Rust's memory model.
Whilst I can write about 10 more blog posts on why Unix and its philosophy of "do one thing and do it well" works great in practice, I want to discuss Rust and its interesting memory model and contrast it with C.
No more leaks.
Rust, by design, is meant to eliminate a particular class of CVE errors, all pertaining to bad memory management. C is more versatile and that is true, but if memory safety (and concurrency) are more desirable (in, say, a huge project with multiple collaborators), Rust is the better option.
Rust enforces memory safety by having a unique memory model which is also enforced by its compiler.
Stack and heap?
Unlike C, Rust doesn't give you direct control over where a particular variable goes on the stack or on the heap. Types with a known fixed size at compile time go on the stack, and these include the builtin types, fixed size arrays and structs whose field sizes are already known.
Following the reasoning here, types whose sizes are dynamic or not determinable at compile time are allocated on the heap. This includes:
String, Rust has a builtin string type.Vec<T>, Dynamic arrays.dyn Trait, Dynamic trait interfaces, where it is not know which struct is being referred to.Box<T>, Smart pointers (the Box itself is stored on stack, the type T is stored on the heap).
Where my free() at?
Rust has an extremely simple rule when it comes to memory management: If it goes out of scope, it's gone from memory.
{
let s = String::from("hello");
} // since s goes out of scope here, it is automatically freed
Since the compiler keeps track of every variable, and who owns each
variable, the compiler knows when the heap memory needs to be freed.
It automatically calls the drop() method at the end of scope (the
heap allocated object interface must implement the Drop trait).
Contrast this with C:
{
char *s = malloc(6 * sizeof(char));
strcpy(s, "hello");
free(s); // must be manually freed
}
The free() call must be manually written by the programmer. This allows
for more flexibility but there are 3 undesirable cases (all caused by the
programmer):
- Not freeing the memory at all. This causes a memory leak.
- Freeing twice. Freeing already freed memory is undefined behaviour and should be avoided.

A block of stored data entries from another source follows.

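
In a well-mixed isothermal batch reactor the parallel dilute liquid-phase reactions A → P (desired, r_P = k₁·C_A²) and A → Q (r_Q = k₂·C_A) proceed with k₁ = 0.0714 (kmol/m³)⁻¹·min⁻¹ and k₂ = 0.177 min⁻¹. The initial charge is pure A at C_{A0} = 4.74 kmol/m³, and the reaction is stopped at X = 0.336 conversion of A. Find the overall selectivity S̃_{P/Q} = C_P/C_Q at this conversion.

1.58

C_A = C_{A0}(1−X) = 3.147 kmol/m³.
Along a PFR/batch, dC_Q/dC_A = −r_Q/(r_P+r_Q) = −k₂/(k₂+k₁·C_A).
Integrating from C_{A0} to C_A: C_Q = (0.177/0.0714)·ln[(0.177+0.0714·4.74)/(0.177+0.0714·3.15)] = 2.479·ln(0.5154/0.4017) = 0.6179 kmol/m³.
Then C_P = (C_{A0}−C_A) − C_Q = 1.593 − 0.6179 = 0.9747 kmol/m³.
S̃_{P/Q} = C_P/C_Q = 0.9747/0.6179 = 1.58.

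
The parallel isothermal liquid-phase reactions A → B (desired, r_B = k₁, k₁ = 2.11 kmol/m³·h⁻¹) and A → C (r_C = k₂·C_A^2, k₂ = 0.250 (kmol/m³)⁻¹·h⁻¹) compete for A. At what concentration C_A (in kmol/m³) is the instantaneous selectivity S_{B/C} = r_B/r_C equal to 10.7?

S_{B/C} = (k₁/k₂)·C_A^-2 ⇒ C_A = (S·k₂/k₁)^(-0.5).
= (10.7×0.250/2.11)^(-0.5) = (1.268)^(-0.5) = 0.888 kmol/m³.

0.888 kmol/m³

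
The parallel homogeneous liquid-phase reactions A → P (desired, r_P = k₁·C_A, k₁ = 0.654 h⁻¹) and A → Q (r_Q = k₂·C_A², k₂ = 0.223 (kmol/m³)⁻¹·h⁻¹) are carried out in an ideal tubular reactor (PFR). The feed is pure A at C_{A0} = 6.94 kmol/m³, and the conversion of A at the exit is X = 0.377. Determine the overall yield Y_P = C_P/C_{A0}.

C_A = C_{A0}(1−X) = 4.324 kmol/m³.
Along a PFR/batch, dC_P/dC_A = −r_P/(r_P+r_Q) = −k₁/(k₁+k₂·C_A).
Integrating from C_{A0} to C_A: C_P = (0.654/0.223)·ln[(0.654+0.223·6.94)/(0.654+0.223·4.32)] = 2.933·ln(2.202/1.618) = 0.9030 kmol/m³.
Y_P = C_P/C_{A0} = 0.9030/6.94 = 0.130.

0.130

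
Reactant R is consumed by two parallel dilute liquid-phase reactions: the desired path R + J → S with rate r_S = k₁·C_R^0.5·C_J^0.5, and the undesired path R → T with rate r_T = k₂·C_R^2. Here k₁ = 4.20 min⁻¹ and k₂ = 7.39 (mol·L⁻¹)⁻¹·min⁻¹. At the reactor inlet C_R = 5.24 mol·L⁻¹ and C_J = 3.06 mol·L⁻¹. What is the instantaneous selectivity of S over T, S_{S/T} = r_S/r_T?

0.0829

S_{S/T} = r_S/r_T = (k₁·C_R^0.5·C_J^0.5)/(k₂·C_R^2) = (k₁/k₂)·C_R^-1.5·C_J^0.5.
= (4.20×5.240^0.5×3.060^0.5) / (7.39×5.240^2) = 16.82/202.9 = 0.0829.
The undesired path is higher order in R, so low C_R (CSTR or dilute feed) favours S.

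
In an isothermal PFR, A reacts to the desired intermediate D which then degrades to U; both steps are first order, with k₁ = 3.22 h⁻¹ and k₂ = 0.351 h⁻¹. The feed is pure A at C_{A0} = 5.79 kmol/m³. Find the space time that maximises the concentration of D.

0.773 h

For first-order series the maximum of C_D occurs at τ_opt = ln(k₂/k₁)/(k₂−k₁).
= ln(0.351/3.22)/(0.351−3.22) = ln(0.1090)/-2.869 = -2.216/-2.869 = 0.773 h.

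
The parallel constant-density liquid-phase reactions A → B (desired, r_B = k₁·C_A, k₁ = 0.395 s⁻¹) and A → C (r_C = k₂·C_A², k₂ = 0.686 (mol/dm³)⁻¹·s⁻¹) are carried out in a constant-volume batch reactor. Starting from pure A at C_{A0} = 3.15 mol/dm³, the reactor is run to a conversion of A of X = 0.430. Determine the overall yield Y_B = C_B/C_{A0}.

C_A = C_{A0}(1−X) = 1.796 mol/dm³.
Along a PFR/batch, dC_B/dC_A = −r_B/(r_B+r_C) = −k₁/(k₁+k₂·C_A).
Integrating from C_{A0} to C_A: C_B = (0.395/0.686)·ln[(0.395+0.686·3.15)/(0.395+0.686·1.80)] = 0.5758·ln(2.556/1.627) = 0.2602 mol/dm³.
Y_B = C_B/C_{A0} = 0.2602/3.15 = 0.0826.

0.0826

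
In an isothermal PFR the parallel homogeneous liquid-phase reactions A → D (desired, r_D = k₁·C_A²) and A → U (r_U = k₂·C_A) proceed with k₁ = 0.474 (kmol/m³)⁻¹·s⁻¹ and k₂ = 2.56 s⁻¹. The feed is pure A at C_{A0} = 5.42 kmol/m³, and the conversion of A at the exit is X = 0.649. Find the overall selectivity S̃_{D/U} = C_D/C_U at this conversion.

0.657

C_A = C_{A0}(1−X) = 1.902 kmol/m³.
Along a PFR/batch, dC_U/dC_A = −r_U/(r_D+r_U) = −k₂/(k₂+k₁·C_A).
Integrating from C_{A0} to C_A: C_U = (2.56/0.474)·ln[(2.56+0.474·5.42)/(2.56+0.474·1.90)] = 5.401·ln(5.129/3.462) = 2.123 kmol/m³.
Then C_D = (C_{A0}−C_A) − C_U = 3.518 − 2.123 = 1.394 kmol/m³.
S̃_{D/U} = C_D/C_U = 1.394/2.123 = 0.657.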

- Use after free. This occurs when you forget that you have freed memory and try using it afterwards.
Ownership.
Ownership is the central concept in Rust. Only a single variable can "own" heap data at a time. There are two operations regarding ownership.
Moving.
A "move" transfers ownership entirely from one variable to another.
let s1 = String::from("hello");
let s2 = s1; // this is a *move*
// s1 is now invalid.
s1 is now invalid and the compiler will throw an error if you try using s1
after the move. s1 doesn't own the String anymore and the compiler does not
allow you to access it.
Functions can also give and take ownership.
fn take_ownership(s: String) {
println!("{}", s);
// since scope of s ends here, it is *freed*
}
fn give_ownership() -> String {
let s = String::from("hello");
s // we give ownership to the caller
}
Moving is bidirectional. To move multiple values outside a function, you must return a tuple.
Borrowing.
Borrowing is giving temporary access to an object to another variable without losing ownership. Any borrowed object will not be freed.
// &T means a borrowed type T.
fn borrow_it(s: &String) {
println!("{}", s);
// s is *not* freed here because it is borrowed.
}
Since borrowed objects are distinct from owned object (&T vs T), the
compiler can easily keep track of them.
Mutable or immutable borrowing.
Rust is also designed for easy concurreny. To prevent data races across multiple threads, the compiler enforces this rule:
Either only multiple immutable borrows (
&T) can exist, or a single mutable borrow (&mut T).
Borrow checker rules.
The Rust compiler has a borrow checker which enforces certain rules on borrowing. Here are they:
Rule 1: One owner only.
Every value has only one owner at any given point of time. When ownership moves, the previous owner is invalidated.
Rule 2: Multiple immutable borrows xor a single mutable borrow.
As explained above:
Either only multiple immutable borrows (&T) can exist, or a single
mutable borrow (&mut T).
Rule 3: Borrows must not outlive the owner.
Best explained with this example:
fn dangle() -> &String {
let s = String::from("hello");
&s // since s is freed when returning (as it goes out of scope), we
// cannot borrow here. the compiler throws an error.
}
Rule 4: Borrows end at their last use.
The compiler "looks ahead" to see if a borrow is referred ahead. If it isn't, then the borrow is over at the point where it is last used. This is called "Non Lexical Lifetime" (NLL).
Conclusion.
The rules are strict, but the resulting code is completely memory safe. C assumes the programmer is a master and gives all control to us. Rust assumes the programmer does not know better and gives full safety to us. It is all a compromise.